[ppml] NANOG IPv4 Exhaustion BoF
Scott Leibrand
sleibrand at internap.com
Thu Mar 6 20:27:30 EST 2008
Tony Hain wrote:
> While I agree there needs to be a mechanism to keep the records straight, it
> is not at all clear that there is any way to impose a historical perspective
> of 'need' onto a trading market. For starters, the measure of 'need' is not
> based on the amount of space, it is on the ability to get that routed.
Not exclusively. At the low end, what you say (and the example you
give) is correct. But most IPs are not used by organizations getting a
/24 to multihome. They are being used by actual devices (computers,
home NAT boxes, whatever) with a single public IP per device.
> Just as now, a site may need a /30, but if routing says that the smallest thing
> that will pass a filter is a /24, then the site will not pass the test
> without inflating their claim to the smallest routable block. If you are
> really going to spend time on designing a market, design a market for
> routing slots, then the addressing market will take care of itself.
>
> Unfortunately, the RIRs are not in the business of routing
Exactly. I have designed a routing slot market, and I'm sure you've
designed several (and spent more time on it than I). That isn't
sufficient, though, since you and I have no leverage to actually
implement such a market.
So, given that we can create an IPv4 transfer market, and we can't
create a routing slot market, I think it behooves us to do the former in
such a way as to permit the latter to be done later, if and when it's
needed.

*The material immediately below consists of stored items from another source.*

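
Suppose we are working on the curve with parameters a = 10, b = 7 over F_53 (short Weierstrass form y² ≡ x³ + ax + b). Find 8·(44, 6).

(8, 4)

Write P = (44, 6).
Double-and-add on 8 = (1000)₂. Start with P = (44, 6) for the leading 1-bit.
double: tangent at (44, 6): λ = (3·44² + 10)/(2·6) ≡ 41/12. 12⁻¹ ≡ 31 (mod 53), so λ ≡ 41·31 ≡ 52.
  x = λ² - 44 - 44 = 2704 - 88 ≡ 19; y = λ·(44 - 19) - 6 ≡ 22. → (19, 22)
double: tangent at (19, 22): λ = (3·19² + 10)/(2·22) ≡ 33/44. 44⁻¹ ≡ 47 (mod 53) since 44·47 = 2068 ≡ 1, so λ ≡ 33·47 ≡ 14.
  x = λ² - 19 - 19 = 196 - 38 ≡ 52; y = λ·(19 - 52) - 22 ≡ 46. → (52, 46)
double: tangent at (52, 46): λ = (3·52² + 10)/(2·46) ≡ 13/39. 39⁻¹ ≡ 34 (mod 53) since 39·34 = 1326 ≡ 1, so λ ≡ 13·34 ≡ 18.
  x = λ² - 52 - 52 = 324 - 104 ≡ 8; y = λ·(52 - 8) - 46 ≡ 4. → (8, 4)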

But I think we need to design our IPv4 transfer market in such
a way as to manage externalities through policy until such a time as
they can be managed directly through other mechanisms.
> Before spending too much time on an optimal market design, look at the
> winners and losers in each scenario, then look at who has influence over
> which scenario gets picked. When you find the match between those with
> influence and the scenario where they win, you will know which path we are
> on...
That sounds rather fatalistic, but another reading is that all of us
have a great deal of influence over which scenario gets picked (through
the public policy process), so we should do our best to pick the best
one (i.e. the one with the most winners and fewest losers).